Prince’s, which hosted the British Amateur in 2013, boasts 27 holes of championship links golf in three nine-hole loops: The Shore, The Dunes and The Himalayas. Each loop has its own unique characteristics. The most famous of Prince’s many revetted bunkers is the now-famous Sarazen Bunker, which sits next to the 9th hole of The Himalayas.
While in Sandwich, stay at The Lodge at Prince’s – the ideal base for golfers playing Prince’s, Royal St. George’s, and Royal Cinque Ports. The Lodge, which overlooks both Prince’s and Royal St. George’s, is just a few miles from Royal Cinque Ports. The well-appointed Lodge has unobstructed views over the adjacent English Channel and offers a fine dining restaurant, The Brasserie on the Bay.
During your stay at the Lodge’s, drive into the nearby town of Sandwich and visit one of Kent’s top pubs, the George & Dragon. This ancient pub first opened for business in 1446, 46 years before Christopher Columbus sailed to America in 1492. The George & Dragon – a traditional pub with an open fireplace, low beams, and a many local ales – has great food.
Before departing The Lodge at Prince’s, reserve a personal guided tour through The Gallery, located at The Lodge. The Gallery is a small museum which contains old letters, pictures, trophies, clubs, and memorabilia connected to golf at Prince’s. The focal point of The Gallery is the original sand wedge which was created by Gene Sarazen, who won the ’32 Open at Prince’s.

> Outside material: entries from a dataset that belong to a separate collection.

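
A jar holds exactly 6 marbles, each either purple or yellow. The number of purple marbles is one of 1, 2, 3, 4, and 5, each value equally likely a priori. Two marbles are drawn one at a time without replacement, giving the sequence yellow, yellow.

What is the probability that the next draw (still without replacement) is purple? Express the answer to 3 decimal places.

0.438

The likelihood of the observed sequence under each hypothesis: P(data | r = 1) = (5/6)(4/5) = 2/3; P(data | r = 2) = (4/6)(3/5) = 2/5; P(data | r = 3) = (3/6)(2/5) = 1/5; P(data | r = 4) = (2/6)(1/5) = 1/15; P(data | r = 5) = (1/6)(0/5) = 0.
Weighting by the prior gives 1/5 · 2/3 = 2/15, 1/5 · 2/5 = 2/25, 1/5 · 1/5 = 1/25, 1/5 · 1/15 = 1/75, 1/5 · 0 = 0; these sum to 4/15.
The posterior is then P(r = 1 | data) = 1/2, P(r = 2 | data) = 3/10, P(r = 3 | data) = 3/20, P(r = 4 | data) = 1/20, P(r = 5 | data) = 0.
Averaging over the posterior, P(purple next | data) = (1/4)(1/2) + (1/2)(3/10) + (3/4)(3/20) + (1)(1/20) = 7/16.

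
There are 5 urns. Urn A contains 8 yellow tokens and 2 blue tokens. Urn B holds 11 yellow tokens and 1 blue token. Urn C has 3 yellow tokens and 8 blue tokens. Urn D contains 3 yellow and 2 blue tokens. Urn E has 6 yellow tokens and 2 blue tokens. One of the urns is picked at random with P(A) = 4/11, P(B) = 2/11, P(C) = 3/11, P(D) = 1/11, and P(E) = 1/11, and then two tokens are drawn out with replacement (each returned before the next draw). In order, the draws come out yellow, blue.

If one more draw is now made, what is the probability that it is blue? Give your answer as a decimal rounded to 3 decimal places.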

While in Kent, make a point of visiting the Canterbury Cathedral, one of the oldest Christian structures in England, in the medieval city of Canterbury that oozes charm and quaintness.
After leaving Sandwich, head north to the North Foreland Golf Club near Broadstairs. Founded in 1903, this clifftop gem, with its many views over the English Channel, is another course that has hosted final qualifying for The Open.
Breathtaking is the best way to describe the views of the Channel from the majority of the holes at North Foreland.
On a non-golfing day, take a tour of the Shepherd Neame Brewery in Faversham, home to Britain’s oldest brewer. The complimentary samples at the end of the tour are a bonus.
As you conclude your visit through Kent, make a tee time at the London Golf Club, located in northern Kent, which has the look and feel of an American country club. The club has two 18-hole golf courses – the Heritage and the International courses. The Heritage was designed by the legendary Jack Nicklaus whilst the International was created by Ron Kirby, under the Jack Nicklaus Design banner. The London Golf Club has hosted numerous tournaments on the European PGA Tour. Both courses are true treats and provide wonderful views of the Kent countryside.
In addition to staying in a castle (Hever Castle) and adjacent to another (Leeds Castle), spend an evening in seaside town like Whitstable and sleep in an old-style seaside hotel such as The Marine Hotel in Whitstable. It was clean, comfortable, and quiet. The views out to sea, while enjoying a delicious Full English Breakfast, are nothing short of jaw dropping.
Now that you know where to go and where to say in Kent, what more incentive do you need to visit Kent for golf and more (golfinkent.co.uk)?